Leadership includes Lord Victor Adebowale as chair, Sir Terence Stephenson as vice chair, and Sir Ciarán Devane as chief executive. 

NHS launches 'tap the app' campaign

The NHS has launched a new campaign to help patients not miss appointments.

The 'tap the app' campaign will encourage people to turn on alerts from the NHS App so they can be reminded about upcoming appointments and rearrange ones they cannot make.

Latest figures have shown that 12 per cent of patients have missed an appointment in the past, and around 4 per cent of GP appointments end with a no-show from the patient.

National director for primary care and community services at NHS England, Dr Amanda Doyle, emphasised the importance of letting the service know when one cannot make an appointment, "so we can offer the appointment to someone else."

Government ditches ‘700,000 appointments’ manifesto pledge

The government has admitted that a manifesto pledge was badly designed and is on course to be missed, a year after telling integrated care boards to deliver it.

Labour’s 2024 manifesto said it will tackle the immediate [dental] crisis with a rescue plan to provide 700,000 more urgent dental appointments. A year ago, integrated care boards were told to commission their share of the additional urgent appointments to take place during 2025/26.

But this week, NHS England wrote to integrated care boards saying: The government has now confirmed that the 700,000 commitments will be broadened with immediate effect to all dental appointments measured through courses of treatment.

Several sector sources confirmed to Health Service Journal that the original target was effectively being scrapped.

Minister undergoing cancer treatment to stand down

The health minister who led on the government’s new cancer plan has stepped down, as she undergoes chemotherapy.

Public health and prevention minister, Ashley Dalton, who will remain MP for West Lancashire, has metastatic breast cancer.

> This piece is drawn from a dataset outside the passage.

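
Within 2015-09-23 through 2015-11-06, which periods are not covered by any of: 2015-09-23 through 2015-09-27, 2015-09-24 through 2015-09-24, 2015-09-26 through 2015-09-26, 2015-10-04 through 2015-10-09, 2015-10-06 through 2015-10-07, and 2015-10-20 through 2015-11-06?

2015-09-28 through 2015-10-03, 2015-10-10 through 2015-10-19

Covered (merged): 2015-09-23 through 2015-09-27, 2015-10-04 through 2015-10-09, 2015-10-20 through 2015-11-06.
Gaps within 2015-09-23 through 2015-11-06: 2015-09-28 through 2015-10-03, 2015-10-10 through 2015-10-19.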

She says she needs to make “reasonable adjustments” to allow her to manage her condition and focus on being a constituency MP.

In a letter to Sir Keir Starmer, she said introducing the national cancer plan had been a privilege and she felt honoured to have led something that would save lives and help people living with cancer to live and work well.

BBC investigation finds 50,000 people waited over 24 hours in A&E corridor care

More than 52,000 patients waited longer than 24 hours to be admitted to hospitals across north-west England last year, a BBC investigation has revealed.

Known as corridor care, patients are lining up on trolleys or sitting on chairs, stuck in A&E because there are no beds for them in the wards.

The Royal College of Nursing has described the situation as a "national emergency" and called on the government to end the practice.

NHS England said the NHS was currently experiencing its busiest winter on record and hospitals around the country had been "experiencing rising demand for a number of years".

Dr Michael Gregory, regional medical director for NHS England in the North West, said: "Providing care in corridors is not what we want for our patients, and we are working hard to reduce the use of corridor care and tackle long waits."

Rare Diseases Action Plan published

The 2026 England Rare Diseases Action Plan has been published.

The plan sets out progress that has been made across the four priorities set out in the UK Rare Diseases Framework, which has been extended to January 2027.

Public health and prevention minister Ashley Dalton has set out some of the details in a written statement to the House of Commons, highlighting that the MHRA has set out a position paper on major reform in the regulation of rare therapies.

She also mentioned the ongoing development of a framework for individualised genetic therapies by NHS England, and new funding being allocated to pilot two centres for people with undiagnosed rare conditions.

Government announces rollout of new bone scanners

The government has announced that 20 new bone scanners will be rolled out across England.

This includes six new scanners and 14 replacement machines, adding to the first wave of 13 scanners announced last year.

The health secretary said the new equipment "will help thousands of patients get tested sooner, start treatment earlier, and avoid the trauma of life-changing breaks."